Tag Archives: Beth Chatto

Beth Chatto as a garden designer

Beth Chatto's Dry Garden is well planted but spatially boring

BBC Radio 4’s Woman’s Hour was broadcast from Beth Chatto’s garden today. You can find the Podcast at http://www.bbc.co.uk/radio4/womanshour/01/2008_34_mon.shtml. Beth Chatto was introduced as ‘one of England’s best-loved and most influential gardeners’. She explained that the two main influences on her garden had been her husband, who studied how plants grow in their natural habitats, and Sir Cederic Morris, an artist and gardener who lived at Benton End. Beth Chatto said she did not give much thought to colour harmonies and that her interest in plant groupings derived from an earlier love of flower arranging. She then made friends with, and was influenced by, Christopher Lloyd and Graham Stuart Thomas. Her correspondence with Christopher Lloyd, who became her friend, began when he told her off for being ‘cruel’ to her Dry Garden – by not watering the plants. I guess history will judge Christo wrong on this issue. Beth Chatto also remarked that ‘I didn’t read Gertrude Jekyll for, oh, years. But when I did, I felt a real warmth for her’.

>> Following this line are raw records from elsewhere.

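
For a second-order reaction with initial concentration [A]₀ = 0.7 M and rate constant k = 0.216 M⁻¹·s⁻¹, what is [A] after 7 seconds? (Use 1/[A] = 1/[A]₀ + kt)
0.3401 M

1/[A] = 1/[A]₀ + k·t = 1/0.7 + (0.216)·(7) = 1.4286 + 1.5120 = 2.9406
[A] = 1/2.9406 = 0.3401 M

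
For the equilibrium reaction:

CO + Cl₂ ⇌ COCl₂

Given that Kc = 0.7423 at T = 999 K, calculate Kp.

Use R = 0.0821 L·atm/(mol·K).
K_p = 0.0091

Δn = (moles gaseous products) − (moles gaseous reactants) = -1
T = 999 K; RT = 0.0821 × 999 = 82.0179
Kp = Kc·(RT)^Δn = 0.7423 × (82.0179)^-1 = 0.7423 × 0.0121925 = 0.0091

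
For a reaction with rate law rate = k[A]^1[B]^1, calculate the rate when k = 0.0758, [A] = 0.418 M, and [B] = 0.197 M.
0.006242 M/s

rate = k·[A]^1·[B]^1 = 0.0758·(0.418)^1·(0.197)^1 = 0.0758·0.418·0.197 = 0.006242 M/s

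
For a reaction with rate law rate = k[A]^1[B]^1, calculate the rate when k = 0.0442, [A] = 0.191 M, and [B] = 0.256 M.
0.002161 M/s

rate = k·[A]^1·[B]^1 = 0.0442·(0.191)^1·(0.256)^1 = 0.0442·0.191·0.256 = 0.002161 M/s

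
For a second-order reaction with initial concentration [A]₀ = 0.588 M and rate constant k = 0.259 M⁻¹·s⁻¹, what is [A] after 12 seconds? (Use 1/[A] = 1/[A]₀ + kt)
0.2080 M

1/[A] = 1/[A]₀ + k·t = 1/0.588 + (0.259)·(12) = 1.7007 + 3.1080 = 4.8087
[A] = 1/4.8087 = 0.2080 M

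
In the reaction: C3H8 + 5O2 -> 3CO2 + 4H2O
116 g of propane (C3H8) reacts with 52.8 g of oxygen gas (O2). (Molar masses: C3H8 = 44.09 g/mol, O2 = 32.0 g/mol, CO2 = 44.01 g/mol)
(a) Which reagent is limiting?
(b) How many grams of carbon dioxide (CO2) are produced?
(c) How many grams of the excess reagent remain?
(a) O2, (b) 43.57 g, (c) 101.5 g

Moles of C3H8 = 116 g ÷ 44.09 g/mol = 2.63098 mol
Moles of O2 = 52.8 g ÷ 32.0 g/mol = 1.65 mol
Moles ÷ coefficient: C3H8: 2.63098/1 = 2.631, O2: 1.65/5 = 0.33
(a) O2 has the smaller value, so O2 is the limiting reagent.
(b) Moles of CO2 = 1.65 mol O2 × (3/5) = 0.99 mol; mass = 0.99 mol × 44.01 g/mol = 43.57 g
(c) C3H8 consumed = 1.65 × (1/5) = 0.33 mol; remaining = 2.63098 − 0.33 = 2.30098 mol; mass = 2.30098 mol × 44.09 g/mol = 101.5 g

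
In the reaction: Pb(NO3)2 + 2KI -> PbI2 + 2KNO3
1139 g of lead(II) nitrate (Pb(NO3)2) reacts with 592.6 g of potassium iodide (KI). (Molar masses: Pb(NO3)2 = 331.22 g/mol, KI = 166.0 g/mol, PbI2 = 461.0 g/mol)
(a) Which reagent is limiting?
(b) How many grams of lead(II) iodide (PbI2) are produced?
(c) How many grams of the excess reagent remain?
(a) KI, (b) 822.9 g, (c) 547.8 g

Moles of Pb(NO3)2 = 1139 g ÷ 331.22 g/mol = 3.4388 mol
Moles of KI = 592.6 g ÷ 166.0 g/mol = 3.56988 mol
Moles ÷ coefficient: Pb(NO3)2: 3.4388/1 = 3.439, KI: 3.56988/2 = 1.785
(a) KI has the smaller value, so KI is the limiting reagent.
(b) Moles of PbI2 = 3.56988 mol KI × (1/2) = 1.78494 mol; mass = 1.78494 mol × 461.0 g/mol = 822.9 g
(c) Pb(NO3)2 consumed = 3.56988 × (1/2) = 1.78494 mol; remaining = 3.4388 − 1.78494 = 1.65386 mol; mass = 1.65386 mol × 331.22 g/mol = 547.8 g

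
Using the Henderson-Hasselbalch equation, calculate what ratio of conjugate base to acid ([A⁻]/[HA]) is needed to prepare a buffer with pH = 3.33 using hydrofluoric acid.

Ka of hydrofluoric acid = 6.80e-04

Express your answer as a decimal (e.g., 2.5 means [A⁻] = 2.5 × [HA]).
[A⁻]/[HA] = 1.454

pKa = −log(6.80e-04) = 3.1675. pH = pKa + log([A⁻]/[HA]). 3.33 = 3.1675 + log(ratio). log(ratio) = 3.33 − 3.1675 = 0.1625. ratio = 10^(0.1625) = 1.454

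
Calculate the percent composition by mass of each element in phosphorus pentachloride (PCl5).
P: 14.87%, Cl: 85.13%

Molar mass of PCl5 = 208.22 g/mol
% P = (1 × 30.97) / 208.22 × 100% = 30.97 / 208.22 × 100% = 14.87%
% Cl = (5 × 35.45) / 208.22 × 100% = 177.25 / 208.22 × 100% = 85.13%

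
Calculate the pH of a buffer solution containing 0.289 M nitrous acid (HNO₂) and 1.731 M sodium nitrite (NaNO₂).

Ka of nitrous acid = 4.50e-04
pH = 4.12

pKa = -log(4.50e-04) = 3.35. pH = pKa + log([A⁻]/[HA]) = 3.35 + log(1.731/0.289)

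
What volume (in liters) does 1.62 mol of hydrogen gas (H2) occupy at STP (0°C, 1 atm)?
At STP, 1 mol of gas occupies 22.4 L
Volume = 1.62 mol × 22.4 L/mol = 36.29 L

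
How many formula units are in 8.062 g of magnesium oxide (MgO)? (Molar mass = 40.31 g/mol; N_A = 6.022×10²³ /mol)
Moles = 8.062 g ÷ 40.31 g/mol = 0.2 mol
Formula units = 0.2 mol × 6.022×10²³ /mol = 1.204e+23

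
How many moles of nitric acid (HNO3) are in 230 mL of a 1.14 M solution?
Moles = Molarity × Volume (L)
Moles = 1.14 M × 0.23 L = 0.2622 mol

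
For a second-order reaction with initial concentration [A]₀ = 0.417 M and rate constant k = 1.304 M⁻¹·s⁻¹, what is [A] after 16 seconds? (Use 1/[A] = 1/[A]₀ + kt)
0.0430 M

1/[A] = 1/[A]₀ + k·t = 1/0.417 + (1.304)·(16) = 2.3981 + 20.8640 = 23.2621
[A] = 1/23.2621 = 0.0430 M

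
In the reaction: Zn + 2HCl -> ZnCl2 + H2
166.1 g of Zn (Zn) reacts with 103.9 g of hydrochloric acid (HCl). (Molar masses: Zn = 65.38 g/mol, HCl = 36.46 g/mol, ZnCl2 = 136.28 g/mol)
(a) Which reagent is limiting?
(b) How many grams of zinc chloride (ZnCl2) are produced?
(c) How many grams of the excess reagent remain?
(a) HCl, (b) 194.2 g, (c) 72.94 g

Moles of Zn = 166.1 g ÷ 65.38 g/mol = 2.54053 mol
Moles of HCl = 103.9 g ÷ 36.46 g/mol = 2.8497 mol
Moles ÷ coefficient: Zn: 2.54053/1 = 2.541, HCl: 2.8497/2 = 1.425
(a) HCl has the smaller value, so HCl is the limiting reagent.
(b) Moles of ZnCl2 = 2.8497 mol HCl × (1/2) = 1.42485 mol; mass = 1.42485 mol × 136.28 g/mol = 194.2 g
(c) Zn consumed = 2.8497 × (1/2) = 1.42485 mol; remaining = 2.54053 − 1.42485 = 1.11568 mol; mass = 1.11568 mol × 65.38 g/mol = 72.94 g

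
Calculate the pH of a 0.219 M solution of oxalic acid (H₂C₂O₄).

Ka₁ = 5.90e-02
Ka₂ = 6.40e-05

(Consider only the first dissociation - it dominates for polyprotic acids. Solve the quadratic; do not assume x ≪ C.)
pH = 1.06

x² + Ka₁·x − Ka₁·C = 0 with Ka₁ = 5.90e-02, C = 0.219.
x = (−Ka₁ + √(Ka₁² + 4·Ka₁·C))/2 = 8.7936e-02 M, so pH = 1.06.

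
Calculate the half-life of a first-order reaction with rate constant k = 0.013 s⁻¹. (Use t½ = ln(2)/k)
53.32 s

t½ = ln(2)/k = 0.6931/0.013 = 53.32 s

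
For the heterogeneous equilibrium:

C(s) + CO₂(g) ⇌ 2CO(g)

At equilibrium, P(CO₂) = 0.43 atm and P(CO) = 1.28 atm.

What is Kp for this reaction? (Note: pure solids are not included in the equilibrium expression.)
K_p = 3.810

Solid C is excluded.
Kp = P(CO)²/P(CO₂) = (1.28)²/0.43 = 1.638/0.43 = 3.810.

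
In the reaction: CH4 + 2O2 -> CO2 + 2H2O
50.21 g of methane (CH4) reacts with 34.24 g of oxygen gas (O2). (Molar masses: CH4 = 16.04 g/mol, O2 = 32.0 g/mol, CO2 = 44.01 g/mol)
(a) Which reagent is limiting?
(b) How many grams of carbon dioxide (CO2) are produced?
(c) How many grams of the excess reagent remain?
(a) O2, (b) 23.55 g, (c) 41.63 g

Moles of CH4 = 50.21 g ÷ 16.04 g/mol = 3.1303 mol
Moles of O2 = 34.24 g ÷ 32.0 g/mol = 1.07 mol
Moles ÷ coefficient: CH4: 3.1303/1 = 3.13, O2: 1.07/2 = 0.535
(a) O2 has the smaller value, so O2 is the limiting reagent.
(b) Moles of CO2 = 1.07 mol O2 × (1/2) = 0.535 mol; mass = 0.535 mol × 44.01 g/mol = 23.55 g
(c) CH4 consumed = 1.07 × (1/2) = 0.535 mol; remaining = 3.1303 − 0.535 = 2.5953 mol; mass = 2.5953 mol × 16.04 g/mol = 41.63 g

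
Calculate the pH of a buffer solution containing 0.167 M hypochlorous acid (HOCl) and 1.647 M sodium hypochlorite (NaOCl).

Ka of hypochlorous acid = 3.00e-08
pH = 8.52

pKa = -log(3.00e-08) = 7.52. pH = pKa + log([A⁻]/[HA]) = 7.52 + log(1.647/0.167)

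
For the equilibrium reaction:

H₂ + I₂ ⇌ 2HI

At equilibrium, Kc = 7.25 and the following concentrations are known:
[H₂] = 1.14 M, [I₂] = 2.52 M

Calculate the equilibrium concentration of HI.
[HI] = 4.5637 M

Kc = ([HI]^2) / ([H₂] × [I₂]) = 7.25
[HI]^2 = Kc · (reactant terms)/(other product terms) = 7.25 · 2.8728 / 1 = 20.828
[HI] = (20.828)^(1/2) = 4.5637 M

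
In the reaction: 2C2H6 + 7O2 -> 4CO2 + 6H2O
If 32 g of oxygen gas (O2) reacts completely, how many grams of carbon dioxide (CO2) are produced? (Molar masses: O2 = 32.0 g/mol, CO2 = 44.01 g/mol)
Moles of O2 = 32 g ÷ 32.0 g/mol = 1 mol
Mole ratio: 4 mol CO2 / 7 mol O2
Moles of CO2 = 1 × (4/7) = 0.571429 mol
Mass of CO2 = 0.571429 mol × 44.01 g/mol = 25.15 g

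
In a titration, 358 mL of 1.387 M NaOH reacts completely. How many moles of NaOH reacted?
Moles = Molarity × Volume (L)
Moles = 1.387 M × 0.358 L = 0.4965 mol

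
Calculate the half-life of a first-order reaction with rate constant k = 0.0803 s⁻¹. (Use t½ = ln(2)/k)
8.63 s

t½ = ln(2)/k = 0.6931/0.0803 = 8.63 s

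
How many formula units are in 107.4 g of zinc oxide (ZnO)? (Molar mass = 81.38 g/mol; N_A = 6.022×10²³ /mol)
Moles = 107.4 g ÷ 81.38 g/mol = 1.31973 mol
Formula units = 1.31973 mol × 6.022×10²³ /mol = 7.947e+23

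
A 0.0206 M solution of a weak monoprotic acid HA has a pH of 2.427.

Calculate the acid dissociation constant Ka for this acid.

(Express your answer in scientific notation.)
K_a = 8.30e-04

[H⁺] = 10^(−pH) = 10^(−2.427) = 3.741e-03 M. For HA ⇌ H⁺ + A⁻, Ka = x²/(C − x) = (3.741e-03)²/(0.0206 − 3.741e-03) = 8.30e-04.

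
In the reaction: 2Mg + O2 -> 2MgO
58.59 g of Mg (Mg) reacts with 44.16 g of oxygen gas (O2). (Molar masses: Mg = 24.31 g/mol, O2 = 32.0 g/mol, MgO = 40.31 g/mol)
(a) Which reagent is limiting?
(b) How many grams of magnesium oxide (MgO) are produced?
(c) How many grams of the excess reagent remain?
(a) Mg, (b) 97.15 g, (c) 5.598 g

Moles of Mg = 58.59 g ÷ 24.31 g/mol = 2.41012 mol
Moles of O2 = 44.16 g ÷ 32.0 g/mol = 1.38 mol
Moles ÷ coefficient: Mg: 2.41012/2 = 1.205, O2: 1.38/1 = 1.38
(a) Mg has the smaller value, so Mg is the limiting reagent.
(b) Moles of MgO = 2.41012 mol Mg × (2/2) = 2.41012 mol; mass = 2.41012 mol × 40.31 g/mol = 97.15 g
(c) O2 consumed = 2.41012 × (1/2) = 1.20506 mol; remaining = 1.38 − 1.20506 = 0.17494 mol; mass = 0.17494 mol × 32.0 g/mol = 5.598 g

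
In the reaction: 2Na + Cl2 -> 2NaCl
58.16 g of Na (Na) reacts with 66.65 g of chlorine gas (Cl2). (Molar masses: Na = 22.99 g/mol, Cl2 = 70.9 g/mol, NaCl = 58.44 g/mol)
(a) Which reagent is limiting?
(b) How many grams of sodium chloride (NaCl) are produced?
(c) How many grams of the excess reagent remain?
(a) Cl2, (b) 109.9 g, (c) 14.94 g

Moles of Na = 58.16 g ÷ 22.99 g/mol = 2.5298 mol
Moles of Cl2 = 66.65 g ÷ 70.9 g/mol = 0.940056 mol
Moles ÷ coefficient: Na: 2.5298/2 = 1.265, Cl2: 0.940056/1 = 0.9401
(a) Cl2 has the smaller value, so Cl2 is the limiting reagent.
(b) Moles of NaCl = 0.940056 mol Cl2 × (2/1) = 1.88011 mol; mass = 1.88011 mol × 58.44 g/mol = 109.9 g
(c) Na consumed = 0.940056 × (2/1) = 1.88011 mol; remaining = 2.5298 − 1.88011 = 0.649683 mol; mass = 0.649683 mol × 22.99 g/mol = 14.94 g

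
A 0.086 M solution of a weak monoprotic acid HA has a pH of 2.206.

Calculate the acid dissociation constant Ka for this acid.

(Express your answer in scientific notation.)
K_a = 4.85e-04

[H⁺] = 10^(−pH) = 10^(−2.206) = 6.223e-03 M. For HA ⇌ H⁺ + A⁻, Ka = x²/(C − x) = (6.223e-03)²/(0.086 − 6.223e-03) = 4.85e-04.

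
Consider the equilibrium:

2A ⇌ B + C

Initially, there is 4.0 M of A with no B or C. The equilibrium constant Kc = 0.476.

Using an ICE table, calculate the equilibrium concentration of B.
[B] = 1.160 M

ICE: [A] = 4.0 − 2x, [B] = [C] = x.
Kc = x²/(4.0 − 2x)² = 0.476 ⇒ √Kc = x/(4.0 − 2x).
x = √0.476·4.0/(1 + 2√0.476) = 0.68993·4.0/2.3799 = 1.1596.
[B] = x = 1.160 M.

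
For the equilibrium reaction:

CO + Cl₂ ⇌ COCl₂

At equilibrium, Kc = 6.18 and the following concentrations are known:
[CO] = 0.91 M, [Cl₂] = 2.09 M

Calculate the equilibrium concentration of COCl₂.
[COCl₂] = 11.7537 M

Kc = ([COCl₂]) / ([CO] × [Cl₂]) = 6.18
[COCl₂]^1 = Kc · (reactant terms)/(other product terms) = 6.18 · 1.9019 / 1 = 11.754
[COCl₂] = 11.7537 M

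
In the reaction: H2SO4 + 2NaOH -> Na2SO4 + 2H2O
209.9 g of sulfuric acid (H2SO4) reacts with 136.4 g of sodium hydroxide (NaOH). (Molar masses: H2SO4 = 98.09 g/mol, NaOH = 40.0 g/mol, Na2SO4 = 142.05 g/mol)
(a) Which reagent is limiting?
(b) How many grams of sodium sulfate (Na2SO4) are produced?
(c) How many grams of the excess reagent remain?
(a) NaOH, (b) 242.2 g, (c) 42.66 g

Moles of H2SO4 = 209.9 g ÷ 98.09 g/mol = 2.13987 mol
Moles of NaOH = 136.4 g ÷ 40.0 g/mol = 3.41 mol
Moles ÷ coefficient: H2SO4: 2.13987/1 = 2.14, NaOH: 3.41/2 = 1.705
(a) NaOH has the smaller value, so NaOH is the limiting reagent.
(b) Moles of Na2SO4 = 3.41 mol NaOH × (1/2) = 1.705 mol; mass = 1.705 mol × 142.05 g/mol = 242.2 g
(c) H2SO4 consumed = 3.41 × (1/2) = 1.705 mol; remaining = 2.13987 − 1.705 = 0.434872 mol; mass = 0.434872 mol × 98.09 g/mol = 42.66 g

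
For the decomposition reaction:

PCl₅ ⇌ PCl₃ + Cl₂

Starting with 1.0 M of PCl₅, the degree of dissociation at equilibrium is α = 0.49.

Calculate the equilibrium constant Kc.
K_c = 0.4708

x = α·[A]₀ = 0.49 × 1.0 = 0.49 M dissociated.
At eq: [PCl₅] = 1.0 − 0.49 = 0.51 M; [PCl₃] = [Cl₂] = x = 0.49 M.
Kc = [PCl₃][Cl₂]/[PCl₅] = (0.49)²/0.51 = 0.4708.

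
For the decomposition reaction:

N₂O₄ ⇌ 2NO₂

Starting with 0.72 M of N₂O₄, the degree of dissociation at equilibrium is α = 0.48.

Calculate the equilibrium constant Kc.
K_c = 1.2761

x = α·[A]₀ = 0.48 × 0.72 = 0.3456 M dissociated.
At eq: [N₂O₄] = 0.72 − 0.3456 = 0.3744 M; [NO₂] = 2x = 0.6912 M.
Kc = [NO₂]²/[N₂O₄] = (0.6912)²/0.3744 = 1.276.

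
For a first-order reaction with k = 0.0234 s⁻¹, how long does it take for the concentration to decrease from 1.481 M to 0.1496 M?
97.97 s

From ln[A] = ln[A]₀ - k·t: t = ln([A]₀/[A])/k = ln(1.481/0.1496)/0.0234 = ln(9.8997)/0.0234 = 2.2925/0.0234 = 97.97 s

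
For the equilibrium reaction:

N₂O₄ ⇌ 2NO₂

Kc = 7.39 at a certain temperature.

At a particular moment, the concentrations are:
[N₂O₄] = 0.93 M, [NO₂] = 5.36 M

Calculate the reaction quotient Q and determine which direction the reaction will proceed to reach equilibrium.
Q = 30.892, Q > K, reaction proceeds reverse (toward reactants)

Q = ([NO₂]^2) / ([N₂O₄])
  = ((5.36)^2) / ((0.93)) = 28.73/0.93 = 30.89
Since Q = 30.89 > Kc = 7.39, the reaction proceeds reverse (toward reactants) to reach equilibrium.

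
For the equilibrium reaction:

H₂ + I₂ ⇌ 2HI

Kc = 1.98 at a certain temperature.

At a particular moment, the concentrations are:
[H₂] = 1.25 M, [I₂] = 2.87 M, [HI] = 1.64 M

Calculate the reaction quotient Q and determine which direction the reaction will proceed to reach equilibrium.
Q = 0.750, Q < K, reaction proceeds forward (toward products)

Q = ([HI]^2) / ([H₂] × [I₂])
  = ((1.64)^2) / ((1.25)·(2.87)) = 2.6896/3.5875 = 0.7497
Since Q = 0.7497 < Kc = 1.98, the reaction proceeds forward (toward products) to reach equilibrium.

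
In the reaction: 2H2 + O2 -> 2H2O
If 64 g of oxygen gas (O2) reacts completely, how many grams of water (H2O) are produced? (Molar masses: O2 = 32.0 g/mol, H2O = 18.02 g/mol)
Moles of O2 = 64 g ÷ 32.0 g/mol = 2 mol
Mole ratio: 2 mol H2O / 1 mol O2
Moles of H2O = 2 × (2/1) = 4 mol
Mass of H2O = 4 mol × 18.02 g/mol = 72.08 g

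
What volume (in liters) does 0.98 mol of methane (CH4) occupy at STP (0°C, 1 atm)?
At STP, 1 mol of gas occupies 22.4 L
Volume = 0.98 mol × 22.4 L/mol = 21.95 L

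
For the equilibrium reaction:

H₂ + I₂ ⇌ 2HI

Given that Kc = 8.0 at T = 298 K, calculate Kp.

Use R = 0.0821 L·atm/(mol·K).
K_p = 8.0000

Δn = (moles gaseous products) − (moles gaseous reactants) = 0
T = 298 K; RT = 0.0821 × 298 = 24.4658
Kp = Kc·(RT)^Δn = 8.0 × (24.4658)^0 = 8.0 × 1 = 8.0000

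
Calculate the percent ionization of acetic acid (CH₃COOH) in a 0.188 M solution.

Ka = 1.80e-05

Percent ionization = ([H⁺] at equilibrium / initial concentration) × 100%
Percent ionization = 0.974%

Let x = [H⁺]. Ka = x²/(C - x) ⇒ x² + (1.80e-05)x - (1.80e-05)(0.188) = 0. x = 1.8306e-03. Percent = (1.8306e-03/0.188) × 100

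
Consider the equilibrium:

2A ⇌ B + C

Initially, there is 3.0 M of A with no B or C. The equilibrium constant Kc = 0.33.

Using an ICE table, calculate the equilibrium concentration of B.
[B] = 0.802 M

ICE: [A] = 3.0 − 2x, [B] = [C] = x.
Kc = x²/(3.0 − 2x)² = 0.33 ⇒ √Kc = x/(3.0 − 2x).
x = √0.33·3.0/(1 + 2√0.33) = 0.57446·3.0/2.1489 = 0.80197.
[B] = x = 0.802 M.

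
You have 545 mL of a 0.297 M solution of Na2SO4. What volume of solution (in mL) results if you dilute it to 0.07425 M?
Using M₁V₁ = M₂V₂:
0.297 × 545 = 0.07425 × V₂
V₂ = (0.297 × 545) / 0.07425 = 2180 mL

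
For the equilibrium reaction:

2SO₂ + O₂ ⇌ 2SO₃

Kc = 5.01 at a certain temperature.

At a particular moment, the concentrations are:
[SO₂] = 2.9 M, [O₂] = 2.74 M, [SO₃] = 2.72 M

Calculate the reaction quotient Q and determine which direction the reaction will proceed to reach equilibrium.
Q = 0.321, Q < K, reaction proceeds forward (toward products)

Q = ([SO₃]^2) / ([SO₂]^2 × [O₂])
  = ((2.72)^2) / ((2.9)^2·(2.74)) = 7.3984/23.043 = 0.3211
Since Q = 0.3211 < Kc = 5.01, the reaction proceeds forward (toward products) to reach equilibrium.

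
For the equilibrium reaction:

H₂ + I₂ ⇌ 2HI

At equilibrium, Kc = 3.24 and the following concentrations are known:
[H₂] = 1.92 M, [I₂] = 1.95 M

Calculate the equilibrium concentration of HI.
[HI] = 3.4829 M

Kc = ([HI]^2) / ([H₂] × [I₂]) = 3.24
[HI]^2 = Kc · (reactant terms)/(other product terms) = 3.24 · 3.744 / 1 = 12.131
[HI] = (12.131)^(1/2) = 3.4829 M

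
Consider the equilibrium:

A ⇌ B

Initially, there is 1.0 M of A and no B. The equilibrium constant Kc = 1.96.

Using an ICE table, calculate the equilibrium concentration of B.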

She came over as a plain-speaking gardener. On the layout of her garden, the most telling remark was that ‘A path needs to go somewhere’. While full of admiration for her plants, I find the design of Beth Chatto’s Garden disappointing. It is flower arranging on the scale of a garden. There is little imagination and the spatial composition is weak. Indeed, one has to wonder if Christopher Lloyd’s approach to garden design was similar. It could well be that it was the work of his father, and of Lutyens, which give Great Dixter its charm. A dress can be made out of the most beautiful fabric without being well-cut or stylish.